In a very simple case, I have three documents with filenames "Lark", "Larker", and "Larking" (no file extension). In solr, I index these three documents mapping the filename to a "title" field. When I do a search for "Lark" all three documents are returned (which is what I want) but they are all given the same score. I would prefer that "Lark" be scored the highest, as it is an exact match to my query, with the others coming behind.
<field name="title" type="text_general" indexed="true" stored="true" multiValued="false"/>
<fieldType name="text_general" class="solr.TextField" positionIncrementGap="100">
<analyzer type="index">
<tokenizer class="solr.StandardTokenizerFactory"/>
<filter class="solr.StopFilterFactory" ignoreCase="true" words="stopwords.txt" />
<filter class="solr.LowerCaseFilterFactory"/>
<filter class="solr.EdgeNGramFilterFactory" minGramSize="2" maxGramSize="15" side="front"/>
</analyzer>
<analyzer type="query">
<tokenizer class="solr.StandardTokenizerFactory"/>
<filter class="solr.StopFilterFactory" ignoreCase="true" words="stopwords.txt" />
<filter class="solr.SynonymFilterFactory" synonyms="synonyms.txt" ignoreCase="true" expand="true"/>
<filter class="solr.LowerCaseFilterFactory"/>
</analyzer>
</fieldType>
I believe the reason they are getting the same score is because of the EdgeNGramFilterFactory
employed at index time. Each document gets indexed as "La", "Lar", "Lark" with two of the documents ("Larker" and "Larking") being indexed with some additional variations. So in effect each document is an exact match for the query "Lark." I would like some way of executing a query where the term "Lark" would return all three documents but with the document titled "Lark" being returned higher than the others.
Results of query debug:
<lst name="debug">
<str name="rawquerystring">Lark</str>
<str name="querystring">Lark</str>
<str name="parsedquery">text:lark</str>
<str name="parsedquery_toString">text:lark</str>
<lst name="explain">
<str name="543d6ee4cbb33c26bbcf288b/xxnullxx/543d6ef9cbb33c26bbcf2892">
2.7104912 = (MATCH) weight(text:lark in 0) [DefaultSimilarity], result of:
2.7104912 = fieldWeight in 0, product of:
1.4142135 = tf(freq=2.0), with freq of:
2.0 = termFreq=2.0
3.8332133 = idf(docFreq=3, maxDocs=68)
0.5 = fieldNorm(doc=0)
</str>
<str name="543d6ee4cbb33c26bbcf288b/xxnullxx/543d6ef9cbb33c26bbcf2893">
2.7104912 = (MATCH) weight(text:lark in 1) [DefaultSimilarity], result of:
2.7104912 = fieldWeight in 1, product of:
1.4142135 = tf(freq=2.0), with freq of:
2.0 = termFreq=2.0
3.8332133 = idf(docFreq=3, maxDocs=68)
0.5 = fieldNorm(doc=1)
</str>
<str name="543d6ee4cbb33c26bbcf288b/xxnullxx/543d6ef9cbb33c26bbcf2894">
2.7104912 = (MATCH) weight(text:lark in 2) [DefaultSimilarity], result of:
2.7104912 = fieldWeight in 2, product of:
1.4142135 = tf(freq=2.0), with freq of:
2.0 = termFreq=2.0
3.8332133 = idf(docFreq=3, maxDocs=68)
0.5 = fieldNorm(doc=2)
</str>
To boost the exact matches, you could create a new field, called "exact_title", with a new type "text_exact" that doesn't have the EdgeNGramFilterFactory.

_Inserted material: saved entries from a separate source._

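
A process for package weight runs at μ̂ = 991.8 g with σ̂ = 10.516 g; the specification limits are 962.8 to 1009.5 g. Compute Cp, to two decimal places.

0.74

Cp = (USL − LSL) / (6σ̂) = (1009.5 − 962.8) / (6 × 10.516) = 46.7000 / 63.0960 = 0.7401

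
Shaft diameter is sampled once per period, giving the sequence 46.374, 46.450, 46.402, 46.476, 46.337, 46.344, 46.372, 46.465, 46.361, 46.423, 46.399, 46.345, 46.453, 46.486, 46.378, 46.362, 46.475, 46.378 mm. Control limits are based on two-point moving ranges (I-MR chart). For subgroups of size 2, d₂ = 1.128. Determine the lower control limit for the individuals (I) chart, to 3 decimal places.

46.219

X̄ = (46.374 + 46.450 + 46.402 + 46.476 + 46.337 + 46.344 + 46.372 + 46.465 + 46.361 + 46.423 + 46.399 + 46.345 + 46.453 + 46.486 + 46.378 + 46.362 + 46.475 + 46.378) / 18 = 46.4044
Moving ranges: 0.076, 0.048, 0.074, 0.139, 0.007, 0.028, 0.093, 0.104, 0.062, 0.024, 0.054, 0.108, 0.033, 0.108, 0.016, 0.113, 0.097; M̄R̄ = 1.1840 / 17 = 0.0696
LCL = X̄ − 3·M̄R̄/d₂ = 46.4044 − 3 × 0.0696 / 1.128 = 46.2192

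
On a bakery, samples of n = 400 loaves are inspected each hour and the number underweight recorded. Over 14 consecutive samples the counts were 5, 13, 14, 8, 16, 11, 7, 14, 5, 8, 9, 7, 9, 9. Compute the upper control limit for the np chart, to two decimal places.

18.85

p̄ = Σdᵢ / (k·n) = 135 / (14 × 400) = 0.02411
UCL = np̄ + 3·√(np̄(1−p̄)) = 9.6429 + 3 × √(9.6429×0.97589) = 9.6429 + 3 × 3.0676 = 18.8458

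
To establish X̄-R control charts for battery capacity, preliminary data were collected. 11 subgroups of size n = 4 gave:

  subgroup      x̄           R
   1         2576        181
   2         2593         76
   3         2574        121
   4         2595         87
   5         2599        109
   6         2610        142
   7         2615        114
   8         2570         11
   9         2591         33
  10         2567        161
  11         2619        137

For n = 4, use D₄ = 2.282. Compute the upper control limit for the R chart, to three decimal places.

243.137

R̄ = (181 + 76 + 121 + 87 + 109 + 142 + 114 + 11 + 33 + 161 + 137) / 11 = 1172.0000 / 11 = 106.5455
UCL_R = D₄·R̄ = 2.282 × 106.5455 = 243.1367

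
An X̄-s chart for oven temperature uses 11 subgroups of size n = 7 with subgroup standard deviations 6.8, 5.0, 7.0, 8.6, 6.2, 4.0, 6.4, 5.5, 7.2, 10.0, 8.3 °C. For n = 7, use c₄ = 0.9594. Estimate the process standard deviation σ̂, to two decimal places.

7.11

s̄ = (6.8 + 5.0 + 7.0 + 8.6 + 6.2 + 4.0 + 6.4 + 5.5 + 7.2 + 10.0 + 8.3) / 11 = 6.8182
σ̂ = s̄ / c₄ = 6.8182 / 0.9594 = 7.1067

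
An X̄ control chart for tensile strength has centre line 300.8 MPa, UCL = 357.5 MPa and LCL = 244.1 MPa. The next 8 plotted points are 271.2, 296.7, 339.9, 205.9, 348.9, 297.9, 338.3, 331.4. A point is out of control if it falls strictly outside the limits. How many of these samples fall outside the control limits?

Compare each point to [244.1, 357.5]: sample 4 = 205.9 < LCL.

1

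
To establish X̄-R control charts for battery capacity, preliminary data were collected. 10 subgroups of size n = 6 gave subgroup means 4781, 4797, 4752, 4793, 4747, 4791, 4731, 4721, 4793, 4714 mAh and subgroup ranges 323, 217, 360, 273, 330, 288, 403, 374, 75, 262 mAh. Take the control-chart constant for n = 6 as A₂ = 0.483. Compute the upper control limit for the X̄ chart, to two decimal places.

X̄̄ = (4781 + 4797 + 4752 + 4793 + 4747 + 4791 + 4731 + 4721 + 4793 + 4714) / 10 = 47620.0000 / 10 = 4762.0000
R̄ = (323 + 217 + 360 + 273 + 330 + 288 + 403 + 374 + 75 + 262) / 10 = 2905.0000 / 10 = 290.5000
UCL = X̄̄ + A₂·R̄ = 4762.0000 + 0.483 × 290.5000 = 4902.3115

4902.31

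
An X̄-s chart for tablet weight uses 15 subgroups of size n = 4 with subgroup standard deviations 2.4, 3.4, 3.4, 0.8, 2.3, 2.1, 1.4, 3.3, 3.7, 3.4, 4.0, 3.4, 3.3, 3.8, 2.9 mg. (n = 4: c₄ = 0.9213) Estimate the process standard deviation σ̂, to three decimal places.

3.155

s̄ = (2.4 + 3.4 + 3.4 + 0.8 + 2.3 + 2.1 + 1.4 + 3.3 + 3.7 + 3.4 + 4.0 + 3.4 + 3.3 + 3.8 + 2.9) / 15 = 2.9067
σ̂ = s̄ / c₄ = 2.9067 / 0.9213 = 3.1550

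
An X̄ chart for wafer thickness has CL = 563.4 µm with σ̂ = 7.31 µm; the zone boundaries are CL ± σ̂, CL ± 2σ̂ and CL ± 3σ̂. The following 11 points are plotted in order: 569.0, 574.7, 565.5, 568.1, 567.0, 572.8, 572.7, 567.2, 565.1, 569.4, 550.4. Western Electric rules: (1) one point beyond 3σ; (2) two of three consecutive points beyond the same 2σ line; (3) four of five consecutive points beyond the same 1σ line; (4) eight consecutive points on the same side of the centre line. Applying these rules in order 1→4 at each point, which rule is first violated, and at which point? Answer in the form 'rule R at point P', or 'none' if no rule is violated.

rule 4 at point 8

Zone of each point (C = within 1σ̂, B = 1σ̂–2σ̂, A = 2σ̂–3σ̂, * = beyond 3σ̂; sign = side of CL): 1:+C, 2:+B, 3:+C, 4:+C, 5:+C, 6:+B, 7:+B, 8:+C, 9:+C, 10:+C, 11:-B
Rule 4 (eight consecutive points on the same side of the centre line) is satisfied at point 8.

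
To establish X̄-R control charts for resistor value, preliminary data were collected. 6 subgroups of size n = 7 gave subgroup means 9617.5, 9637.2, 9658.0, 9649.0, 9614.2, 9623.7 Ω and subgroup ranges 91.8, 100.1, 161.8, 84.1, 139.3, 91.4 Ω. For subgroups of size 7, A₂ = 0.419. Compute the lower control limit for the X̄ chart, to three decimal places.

X̄̄ = (9617.5 + 9637.2 + 9658.0 + 9649.0 + 9614.2 + 9623.7) / 6 = 57799.6000 / 6 = 9633.2667
R̄ = (91.8 + 100.1 + 161.8 + 84.1 + 139.3 + 91.4) / 6 = 668.5000 / 6 = 111.4167
LCL = X̄̄ − A₂·R̄ = 9633.2667 − 0.419 × 111.4167 = 9586.5831

9586.583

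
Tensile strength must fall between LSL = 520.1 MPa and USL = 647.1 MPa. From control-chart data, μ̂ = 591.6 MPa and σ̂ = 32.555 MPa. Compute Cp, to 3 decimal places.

0.650

Cp = (USL − LSL) / (6σ̂) = (647.1 − 520.1) / (6 × 32.555) = 127.0000 / 195.3300 = 0.6502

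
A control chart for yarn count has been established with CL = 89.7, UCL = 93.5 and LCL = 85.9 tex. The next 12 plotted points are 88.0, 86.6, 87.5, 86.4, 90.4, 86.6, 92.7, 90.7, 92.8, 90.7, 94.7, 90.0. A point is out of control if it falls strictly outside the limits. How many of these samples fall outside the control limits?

Compare each point to [85.9, 93.5]: sample 11 = 94.7 > UCL.

1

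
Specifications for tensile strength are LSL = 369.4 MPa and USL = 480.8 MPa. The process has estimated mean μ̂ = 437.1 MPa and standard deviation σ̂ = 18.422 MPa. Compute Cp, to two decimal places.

Cp = (USL − LSL) / (6σ̂) = (480.8 − 369.4) / (6 × 18.422) = 111.4000 / 110.5320 = 1.0079

1.01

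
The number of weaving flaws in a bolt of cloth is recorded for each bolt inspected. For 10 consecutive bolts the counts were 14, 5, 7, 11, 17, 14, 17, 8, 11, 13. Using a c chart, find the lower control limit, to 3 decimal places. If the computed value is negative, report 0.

1.438

c̄ = (14 + 5 + 7 + 11 + 17 + 14 + 17 + 8 + 11 + 13) / 10 = 117 / 10 = 11.7000
LCL = c̄ − 3√c̄ = 11.7000 − 3 × 3.4205 = 1.4384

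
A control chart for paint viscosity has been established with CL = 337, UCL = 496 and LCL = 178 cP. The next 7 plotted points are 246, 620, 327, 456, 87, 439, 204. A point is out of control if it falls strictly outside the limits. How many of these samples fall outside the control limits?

2

Compare each point to [178, 496]: sample 2 = 620 > UCL; sample 5 = 87 < LCL.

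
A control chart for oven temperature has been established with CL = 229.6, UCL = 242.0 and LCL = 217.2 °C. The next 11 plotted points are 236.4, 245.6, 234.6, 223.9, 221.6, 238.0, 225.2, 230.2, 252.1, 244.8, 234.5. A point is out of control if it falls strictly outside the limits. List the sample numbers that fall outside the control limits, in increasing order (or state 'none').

2, 9, 10

Compare each point to [217.2, 242.0]: sample 2 = 245.6 > UCL; sample 9 = 252.1 > UCL; sample 10 = 244.8 > UCL.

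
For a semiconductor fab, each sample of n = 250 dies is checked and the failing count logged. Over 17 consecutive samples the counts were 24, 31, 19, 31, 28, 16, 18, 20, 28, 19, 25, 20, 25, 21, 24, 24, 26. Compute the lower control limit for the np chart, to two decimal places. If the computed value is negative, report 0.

p̄ = Σdᵢ / (k·n) = 399 / (17 × 250) = 0.09388
LCL = np̄ − 3·√(np̄(1−p̄)) = 23.4706 − 3 × 4.6116 = 9.6357

9.64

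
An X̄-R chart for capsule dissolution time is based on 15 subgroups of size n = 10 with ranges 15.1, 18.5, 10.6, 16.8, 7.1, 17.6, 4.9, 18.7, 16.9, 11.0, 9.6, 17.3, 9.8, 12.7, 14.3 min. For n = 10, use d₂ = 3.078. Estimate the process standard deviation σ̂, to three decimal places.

4.351

R̄ = (15.1 + 18.5 + 10.6 + 16.8 + 7.1 + 17.6 + 4.9 + 18.7 + 16.9 + 11.0 + 9.6 + 17.3 + 9.8 + 12.7 + 14.3) / 15 = 13.3933
σ̂ = R̄ / d₂ = 13.3933 / 3.078 = 4.3513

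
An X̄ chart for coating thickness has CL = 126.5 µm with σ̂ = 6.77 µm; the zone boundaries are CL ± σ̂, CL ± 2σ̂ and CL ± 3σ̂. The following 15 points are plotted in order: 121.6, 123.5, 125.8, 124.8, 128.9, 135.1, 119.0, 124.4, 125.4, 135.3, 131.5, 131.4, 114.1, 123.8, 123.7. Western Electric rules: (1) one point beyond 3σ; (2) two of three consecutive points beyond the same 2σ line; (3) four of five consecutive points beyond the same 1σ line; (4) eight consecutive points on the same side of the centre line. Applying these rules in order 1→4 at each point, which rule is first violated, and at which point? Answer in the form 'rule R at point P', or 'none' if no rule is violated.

none

Zone of each point (C = within 1σ̂, B = 1σ̂–2σ̂, A = 2σ̂–3σ̂, * = beyond 3σ̂; sign = side of CL): 1:-C, 2:-C, 3:-C, 4:-C, 5:+C, 6:+B, 7:-B, 8:-C, 9:-C, 10:+B, 11:+C, 12:+C, 13:-B, 14:-C, 15:-C
No rule fires across all 15 points.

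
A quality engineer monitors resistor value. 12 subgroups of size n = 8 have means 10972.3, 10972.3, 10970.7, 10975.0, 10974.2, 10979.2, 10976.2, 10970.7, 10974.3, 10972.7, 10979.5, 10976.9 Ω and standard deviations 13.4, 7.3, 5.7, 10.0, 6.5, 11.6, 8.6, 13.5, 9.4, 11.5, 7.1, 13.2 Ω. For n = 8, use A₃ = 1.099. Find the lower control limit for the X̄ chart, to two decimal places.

X̄̄ = (10972.3 + 10972.3 + 10970.7 + 10975.0 + 10974.2 + 10979.2 + 10976.2 + 10970.7 + 10974.3 + 10972.7 + 10979.5 + 10976.9) / 12 = 10974.5000
s̄ = (13.4 + 7.3 + 5.7 + 10.0 + 6.5 + 11.6 + 8.6 + 13.5 + 9.4 + 11.5 + 7.1 + 13.2) / 12 = 9.8167
LCL = X̄̄ − A₃·s̄ = 10974.5000 − 1.099 × 9.8167 = 10963.7115

10963.71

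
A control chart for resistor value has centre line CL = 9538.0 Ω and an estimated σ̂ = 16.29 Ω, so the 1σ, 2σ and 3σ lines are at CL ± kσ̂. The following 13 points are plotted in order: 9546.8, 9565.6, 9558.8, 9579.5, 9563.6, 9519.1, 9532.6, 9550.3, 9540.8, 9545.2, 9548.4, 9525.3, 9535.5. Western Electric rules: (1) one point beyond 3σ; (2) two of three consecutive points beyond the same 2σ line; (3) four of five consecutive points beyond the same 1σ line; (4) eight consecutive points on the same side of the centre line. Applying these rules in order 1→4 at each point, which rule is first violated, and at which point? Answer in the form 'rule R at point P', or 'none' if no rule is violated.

rule 3 at point 5

Zone of each point (C = within 1σ̂, B = 1σ̂–2σ̂, A = 2σ̂–3σ̂, * = beyond 3σ̂; sign = side of CL): 1:+C, 2:+B, 3:+B, 4:+A, 5:+B, 6:-B, 7:-C, 8:+C, 9:+C, 10:+C, 11:+C, 12:-C, 13:-C
Rule 3 (four of five consecutive points beyond the same 1σ limit) is satisfied at point 5.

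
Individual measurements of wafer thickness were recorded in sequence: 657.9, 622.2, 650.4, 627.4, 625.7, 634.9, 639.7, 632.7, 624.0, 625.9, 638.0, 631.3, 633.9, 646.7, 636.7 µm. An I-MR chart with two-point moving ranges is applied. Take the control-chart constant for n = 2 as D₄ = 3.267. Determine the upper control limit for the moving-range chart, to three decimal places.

Moving ranges: 35.7, 28.2, 23.0, 1.7, 9.2, 4.8, 7.0, 8.7, 1.9, 12.1, 6.7, 2.6, 12.8, 10.0; M̄R̄ = 164.4000 / 14 = 11.7429
UCL_MR = D₄·M̄R̄ = 3.267 × 11.7429 = 38.3639

38.364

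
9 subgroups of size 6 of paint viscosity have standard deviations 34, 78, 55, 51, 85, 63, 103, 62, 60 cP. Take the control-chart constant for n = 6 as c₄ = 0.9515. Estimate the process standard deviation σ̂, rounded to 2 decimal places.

s̄ = (34 + 78 + 55 + 51 + 85 + 63 + 103 + 62 + 60) / 9 = 65.6667
σ̂ = s̄ / c₄ = 65.6667 / 0.9515 = 69.0138

69.01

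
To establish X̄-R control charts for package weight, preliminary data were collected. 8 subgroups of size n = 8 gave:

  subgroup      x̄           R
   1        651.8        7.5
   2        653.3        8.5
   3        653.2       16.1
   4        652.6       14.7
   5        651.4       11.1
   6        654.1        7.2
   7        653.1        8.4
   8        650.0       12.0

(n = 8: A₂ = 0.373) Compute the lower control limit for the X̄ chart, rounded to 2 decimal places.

X̄̄ = (651.8 + 653.3 + 653.2 + 652.6 + 651.4 + 654.1 + 653.1 + 650.0) / 8 = 5219.5000 / 8 = 652.4375
R̄ = (7.5 + 8.5 + 16.1 + 14.7 + 11.1 + 7.2 + 8.4 + 12.0) / 8 = 85.5000 / 8 = 10.6875
LCL = X̄̄ − A₂·R̄ = 652.4375 − 0.373 × 10.6875 = 648.4511

648.45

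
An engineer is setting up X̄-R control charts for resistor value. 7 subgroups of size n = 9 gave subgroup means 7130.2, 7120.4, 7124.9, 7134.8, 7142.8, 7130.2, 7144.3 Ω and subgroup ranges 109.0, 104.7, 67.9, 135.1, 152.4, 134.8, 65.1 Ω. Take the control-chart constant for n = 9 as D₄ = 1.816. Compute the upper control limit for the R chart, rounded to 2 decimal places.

199.50

R̄ = (109.0 + 104.7 + 67.9 + 135.1 + 152.4 + 134.8 + 65.1) / 7 = 769.0000 / 7 = 109.8571
UCL_R = D₄·R̄ = 1.816 × 109.8571 = 199.5006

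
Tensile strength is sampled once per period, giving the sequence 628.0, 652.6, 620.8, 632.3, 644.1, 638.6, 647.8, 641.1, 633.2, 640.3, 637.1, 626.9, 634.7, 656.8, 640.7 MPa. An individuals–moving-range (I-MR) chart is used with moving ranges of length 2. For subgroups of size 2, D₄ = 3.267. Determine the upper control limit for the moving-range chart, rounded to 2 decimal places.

Moving ranges: 24.6, 31.8, 11.5, 11.8, 5.5, 9.2, 6.7, 7.9, 7.1, 3.2, 10.2, 7.8, 22.1, 16.1; M̄R̄ = 175.5000 / 14 = 12.5357
UCL_MR = D₄·M̄R̄ = 3.267 × 12.5357 = 40.9542

40.95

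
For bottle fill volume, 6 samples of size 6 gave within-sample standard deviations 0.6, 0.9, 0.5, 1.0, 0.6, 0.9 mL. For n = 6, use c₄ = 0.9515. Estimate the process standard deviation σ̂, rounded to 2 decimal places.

0.79

s̄ = (0.6 + 0.9 + 0.5 + 1.0 + 0.6 + 0.9) / 6 = 0.7500
σ̂ = s̄ / c₄ = 0.7500 / 0.9515 = 0.7882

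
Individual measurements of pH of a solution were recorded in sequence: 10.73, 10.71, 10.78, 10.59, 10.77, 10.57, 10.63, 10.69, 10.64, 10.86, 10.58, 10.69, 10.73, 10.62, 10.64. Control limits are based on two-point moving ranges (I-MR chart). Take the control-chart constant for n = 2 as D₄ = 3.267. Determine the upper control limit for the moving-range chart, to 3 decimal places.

Moving ranges: 0.02, 0.07, 0.19, 0.18, 0.20, 0.06, 0.06, 0.05, 0.22, 0.28, 0.11, 0.04, 0.11, 0.02; M̄R̄ = 1.6100 / 14 = 0.1150
UCL_MR = D₄·M̄R̄ = 3.267 × 0.1150 = 0.3757

0.376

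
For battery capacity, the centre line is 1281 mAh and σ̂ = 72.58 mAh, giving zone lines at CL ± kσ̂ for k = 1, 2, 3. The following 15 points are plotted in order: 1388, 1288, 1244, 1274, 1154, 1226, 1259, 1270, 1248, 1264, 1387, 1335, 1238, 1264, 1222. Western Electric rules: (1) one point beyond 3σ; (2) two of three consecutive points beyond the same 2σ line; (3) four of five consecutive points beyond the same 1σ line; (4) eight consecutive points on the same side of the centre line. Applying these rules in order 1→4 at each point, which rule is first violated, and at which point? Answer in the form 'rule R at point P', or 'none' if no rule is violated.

Zone of each point (C = within 1σ̂, B = 1σ̂–2σ̂, A = 2σ̂–3σ̂, * = beyond 3σ̂; sign = side of CL): 1:+B, 2:+C, 3:-C, 4:-C, 5:-B, 6:-C, 7:-C, 8:-C, 9:-C, 10:-C, 11:+B, 12:+C, 13:-C, 14:-C, 15:-C
Rule 4 (eight consecutive points on the same side of the centre line) is satisfied at point 10.

rule 4 at point 10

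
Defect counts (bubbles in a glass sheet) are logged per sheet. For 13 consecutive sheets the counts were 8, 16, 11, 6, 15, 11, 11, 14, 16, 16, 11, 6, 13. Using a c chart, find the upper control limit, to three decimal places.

c̄ = (8 + 16 + 11 + 6 + 15 + 11 + 11 + 14 + 16 + 16 + 11 + 6 + 13) / 13 = 154 / 13 = 11.8462
UCL = c̄ + 3√c̄ = 11.8462 + 3 × √11.8462 = 11.8462 + 3 × 3.4418 = 22.1716

22.172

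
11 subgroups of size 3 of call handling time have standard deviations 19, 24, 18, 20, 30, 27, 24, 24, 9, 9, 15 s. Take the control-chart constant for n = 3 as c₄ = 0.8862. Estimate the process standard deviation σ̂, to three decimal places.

22.466

s̄ = (19 + 24 + 18 + 20 + 30 + 27 + 24 + 24 + 9 + 9 + 15) / 11 = 19.9091
σ̂ = s̄ / c₄ = 19.9091 / 0.8862 = 22.4657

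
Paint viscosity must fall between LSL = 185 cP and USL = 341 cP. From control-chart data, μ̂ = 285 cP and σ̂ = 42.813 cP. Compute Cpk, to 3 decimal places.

0.436

Cpu = (USL − μ̂) / (3σ̂) = (341 − 285) / (3 × 42.813) = 0.4360; Cpl = (μ̂ − LSL) / (3σ̂) = (285 − 185) / (3 × 42.813) = 0.7786; Cpk = min(Cpu, Cpl) = 0.4360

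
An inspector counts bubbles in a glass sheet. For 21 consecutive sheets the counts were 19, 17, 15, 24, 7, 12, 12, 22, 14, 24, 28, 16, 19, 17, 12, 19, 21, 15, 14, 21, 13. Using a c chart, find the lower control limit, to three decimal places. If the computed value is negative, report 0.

c̄ = (19 + 17 + 15 + 24 + 7 + 12 + 12 + 22 + 14 + 24 + 28 + 16 + 19 + 17 + 12 + 19 + 21 + 15 + 14 + 21 + 13) / 21 = 361 / 21 = 17.1905
LCL = c̄ − 3√c̄ = 17.1905 − 3 × 4.1461 = 4.7521

4.752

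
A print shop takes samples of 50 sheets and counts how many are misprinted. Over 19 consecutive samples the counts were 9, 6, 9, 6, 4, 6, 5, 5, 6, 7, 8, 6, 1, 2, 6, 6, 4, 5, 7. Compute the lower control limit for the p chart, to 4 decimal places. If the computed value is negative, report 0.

p̄ = Σdᵢ / (k·n) = 108 / (19 × 50) = 0.11368
LCL = p̄ − 3·√(p̄(1−p̄)/n) = 0.11368 − 3 × 0.04489 = -0.02099 → 0 (negative, so LCL = 0)

0.0000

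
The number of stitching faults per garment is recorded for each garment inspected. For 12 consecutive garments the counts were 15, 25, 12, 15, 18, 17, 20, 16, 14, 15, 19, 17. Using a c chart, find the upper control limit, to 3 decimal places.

29.256

c̄ = (15 + 25 + 12 + 15 + 18 + 17 + 20 + 16 + 14 + 15 + 19 + 17) / 12 = 203 / 12 = 16.9167
UCL = c̄ + 3√c̄ = 16.9167 + 3 × √16.9167 = 16.9167 + 3 × 4.1130 = 29.2556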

In your schema you can use the line:
<copyField source="title" dest="exact_title"/>
to copy title to exact_title.
Then run your query against both fields, title and exact_title. If the query matches an exact title, the document with that exact title will receive a higher score than other documents, and will rise to the top.